2. Versus Vietnam & Bangladesh: Labor-Intensive Recovery
- Textiles
& Apparel:
Historically, Vietnam and Bangladesh dominated the US market because
India’s effective duties were sky-high. At 18%, India is now 2%
cheaper than its neighbours.
- Margin
Restoration:
Indian exporters previously had to offer 20-30% discounts to stay
relevant under high tariffs.
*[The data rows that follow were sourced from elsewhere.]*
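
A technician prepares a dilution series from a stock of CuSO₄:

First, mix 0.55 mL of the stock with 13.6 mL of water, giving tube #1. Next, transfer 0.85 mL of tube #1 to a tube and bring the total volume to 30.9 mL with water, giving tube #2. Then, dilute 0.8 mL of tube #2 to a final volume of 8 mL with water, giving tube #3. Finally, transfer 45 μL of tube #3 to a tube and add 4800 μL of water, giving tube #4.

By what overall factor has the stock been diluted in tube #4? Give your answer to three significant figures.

1.01 × 10^6

Step 1: 0.55 mL + 13.6 mL = 14.15 mL total → factor 14.15/0.55 = 25.727
Step 2: 0.85 mL brought to 30.9 mL → factor 30.9/0.85 = 36.353
Step 3: 0.8 mL brought to 8 mL → factor 8/0.8 = 10
Step 4: 45 μL + 4800 μL = 4845 μL total → factor 4845/45 = 107.67
Overall dilution factor = 25.727 × 36.353 × 10 × 107.67 = 1.007 × 10^6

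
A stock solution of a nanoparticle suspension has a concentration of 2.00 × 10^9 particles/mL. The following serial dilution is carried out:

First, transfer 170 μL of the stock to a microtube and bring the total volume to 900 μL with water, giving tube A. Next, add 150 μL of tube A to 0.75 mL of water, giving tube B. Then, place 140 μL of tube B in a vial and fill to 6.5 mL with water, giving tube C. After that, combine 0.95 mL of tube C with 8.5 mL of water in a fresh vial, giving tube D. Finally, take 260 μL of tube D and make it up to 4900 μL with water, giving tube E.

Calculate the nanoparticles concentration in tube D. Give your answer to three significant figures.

Step 1: 170 μL brought to 900 μL → factor 900/170 = 5.2941
Step 2: 150 μL + 0.75 mL = 900 μL total → factor 900/150 = 6
Step 3: 140 μL brought to 6.5 mL → factor 6500/140 = 46.429
Step 4: 0.95 mL + 8.5 mL = 9.45 mL total → factor 9.45/0.95 = 9.9474
Dilution factor through tube D = 5.2941 × 6 × 46.429 × 9.9474 = 14670
[tube D] = 2.00 × 10^9 particles/mL / 14670 = 1.36 × 10^5 particles/mL

1.36 × 10^5 particles/mL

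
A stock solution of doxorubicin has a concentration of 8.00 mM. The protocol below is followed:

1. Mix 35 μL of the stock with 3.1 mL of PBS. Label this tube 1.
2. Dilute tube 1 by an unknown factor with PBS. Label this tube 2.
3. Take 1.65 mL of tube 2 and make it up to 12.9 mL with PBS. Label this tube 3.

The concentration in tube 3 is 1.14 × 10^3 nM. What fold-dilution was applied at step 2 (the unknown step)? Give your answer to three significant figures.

10.0-fold

Step 1: 35 μL + 3.1 mL = 3135 μL total → factor 3135/35 = 89.571
Step 2: unknown factor x
Step 3: 1.65 mL brought to 12.9 mL → factor 12.9/1.65 = 7.8182
Product of known-step factors = 700.29
Overall factor = 8.00 mM / (1.14 × 10^3 nM) = 7017.5
x = 7017.5 / 700.29 = 10.0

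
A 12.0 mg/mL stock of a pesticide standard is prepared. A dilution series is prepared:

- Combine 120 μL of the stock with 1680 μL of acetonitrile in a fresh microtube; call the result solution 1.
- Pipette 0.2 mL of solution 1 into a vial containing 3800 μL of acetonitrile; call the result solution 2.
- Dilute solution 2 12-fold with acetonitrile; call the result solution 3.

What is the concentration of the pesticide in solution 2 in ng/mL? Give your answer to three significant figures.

4.00 × 10^4 ng/mL

Step 1: 120 μL + 1680 μL = 1800 μL total → factor 1800/120 = 15
Step 2: 0.2 mL + 3800 μL = 4 mL total → factor 4/0.2 = 20
Dilution factor through solution 2 = 15 × 20 = 300
[solution 2] = 12.0 mg/mL / 300 = 0.04000 mg/mL = 4.00 × 10^4 ng/mL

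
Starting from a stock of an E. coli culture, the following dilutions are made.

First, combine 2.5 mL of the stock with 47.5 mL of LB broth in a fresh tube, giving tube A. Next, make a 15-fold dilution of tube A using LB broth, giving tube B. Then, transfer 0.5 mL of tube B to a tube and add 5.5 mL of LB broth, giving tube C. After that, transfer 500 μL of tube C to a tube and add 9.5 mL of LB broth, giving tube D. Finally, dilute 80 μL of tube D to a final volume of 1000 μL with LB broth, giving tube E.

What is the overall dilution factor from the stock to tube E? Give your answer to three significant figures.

Step 1: 2.5 mL + 47.5 mL = 50 mL total → factor 50/2.5 = 20
Step 2: 15-fold → factor 15
Step 3: 0.5 mL + 5.5 mL = 6 mL total → factor 6/0.5 = 12
Step 4: 500 μL + 9.5 mL = 10000 μL total → factor 10000/500 = 20
Step 5: 80 μL brought to 1000 μL → factor 1000/80 = 12.5
Overall dilution factor = 20 × 15 × 12 × 20 × 12.5 = 9 × 10^5

9.00 × 10^5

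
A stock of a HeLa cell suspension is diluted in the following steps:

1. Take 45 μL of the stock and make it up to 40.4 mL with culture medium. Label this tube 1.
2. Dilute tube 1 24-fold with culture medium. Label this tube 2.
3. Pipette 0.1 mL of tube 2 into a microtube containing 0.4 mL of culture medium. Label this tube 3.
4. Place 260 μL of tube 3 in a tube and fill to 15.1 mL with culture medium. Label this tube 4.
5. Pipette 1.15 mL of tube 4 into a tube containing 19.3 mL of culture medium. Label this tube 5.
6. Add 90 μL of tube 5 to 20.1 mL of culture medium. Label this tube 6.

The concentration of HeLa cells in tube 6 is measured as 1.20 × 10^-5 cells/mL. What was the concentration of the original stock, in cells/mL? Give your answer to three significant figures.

Step 1: 45 μL brought to 40.4 mL → factor 40400/45 = 897.78
Step 2: 24-fold → factor 24
Step 3: 0.1 mL + 0.4 mL = 0.5 mL total → factor 0.5/0.1 = 5
Step 4: 260 μL brought to 15.1 mL → factor 15100/260 = 58.077
Step 5: 1.15 mL + 19.3 mL = 20.45 mL total → factor 20.45/1.15 = 17.783
Step 6: 90 μL + 20.1 mL = 20190 μL total → factor 20190/90 = 224.33
Overall dilution factor = 897.78 × 24 × 5 × 58.077 × 17.783 × 224.33 = 2.496 × 10^10
Stock = 1.20 × 10^-5 cells/mL × 2.496 × 10^10 = 3.00 × 10^5 cells/mL

3.00 × 10^5 cells/mL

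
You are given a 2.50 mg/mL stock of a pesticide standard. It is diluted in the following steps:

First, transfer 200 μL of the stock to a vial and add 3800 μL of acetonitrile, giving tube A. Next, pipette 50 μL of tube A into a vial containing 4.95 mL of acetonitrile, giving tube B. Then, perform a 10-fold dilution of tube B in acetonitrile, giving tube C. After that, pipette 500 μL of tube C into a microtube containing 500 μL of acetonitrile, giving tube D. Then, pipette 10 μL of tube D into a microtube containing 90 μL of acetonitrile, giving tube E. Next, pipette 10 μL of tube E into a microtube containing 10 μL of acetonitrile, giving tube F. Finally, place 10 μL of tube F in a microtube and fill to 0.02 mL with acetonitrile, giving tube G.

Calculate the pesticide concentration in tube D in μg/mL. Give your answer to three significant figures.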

With the new deal, firms like Pearl Global
and the Farida Group are redirecting those "discounted margins"
back into profitability and capacity expansion.
- Leather
& Footwear:
The Indian Shoe Federation predicts a surge in US market share from
22% to nearly 30% this year alone, as Indian factories return to full
six-day work weeks to meet the renewed demand.
3. Versus Other "Emerging Markets"
(Indonesia/Thailand)
- Predictability: While countries like Indonesia
(19%) and Thailand (19%) have similar rates, the $500 billion purchase
commitment by India creates a "structural bond" with the US.
This "transactional stability" makes US buyers more likely to
sign long-term contracts with Indian suppliers over others.
The "India-Plus-One" Momentum
Industry experts, including former G20 Sherpa Amitabh Kant,
have noted that this deal "turbocharges" the China-Plus-One strategy.
- Investment
Shift: Global
giants like Apple and Google, who already have assembly
lines in both India and Vietnam, now have a much stronger fiscal incentive
to prioritize their Indian export hubs for the US market.
- Strategic
Leverage: By
securing the 18% rate, India has essentially built a "tariff
wall" that protects its growth from being undercut by lower-cost
regional neighbours for the remainder of the decade.
Timeline for the Full Bilateral Trade Agreement (BTA)
The "Interim Agreement" is a legally binding
"stepping stone." The White House and India's Ministry of
Commerce have outlined a rapid roadmap for the final treaty:
|
Phase |
Estimated Timeline |
Key Focus Area |
|
Interim Implementation |
Feb 7 – Feb 28, 2026 |
Immediate withdrawal of the 25% Russian oil penalty; 18%
tariff takes effect. |
|
Legal Scrubbing |
March 2026 |
Legal teams from MEA and USTR will finalize the formal text
of the 20 issues agreed upon. |
|
BTA Signature |
Mid-March 2026 |
Target Date: Reports suggest a high-profile summit (potentially in New
Delhi) to sign the Full Bilateral Trade Agreement. |
|
Regulatory Harmonization |
August 2026 (6-month mark) |
Review of US testing standards and non-tariff barriers to
finalize market entry rules. |
|
Digital Trade Annex |
Late 2026 |
Finalization of ambitious digital trade rules and
cross-border data flow frameworks. |
The road ahead is fast-tracked. With "legal
scrubbing" scheduled for March, the full Bilateral Trade Agreement (BTA)
is expected to be signed within weeks. This phase will tackle the
"last-mile" issues: digital trade rules, data localization, and the
harmonization of technical standards (SPS/TBT).
For global investors, the takeaway is clear. This is no
longer a relationship of "potential," but one of
"performance." By trading energy concessions for manufacturing
survival, India has not only stabilized its currency but positioned itself as
the indispensable alternative to the "non-market policies" of its
northern neighbour. The "Shanti" (Peace) in India’s new nuclear law
may well describe the new economic era: a stable, reciprocal, and high-tech
peace between the world’s oldest and largest democracies.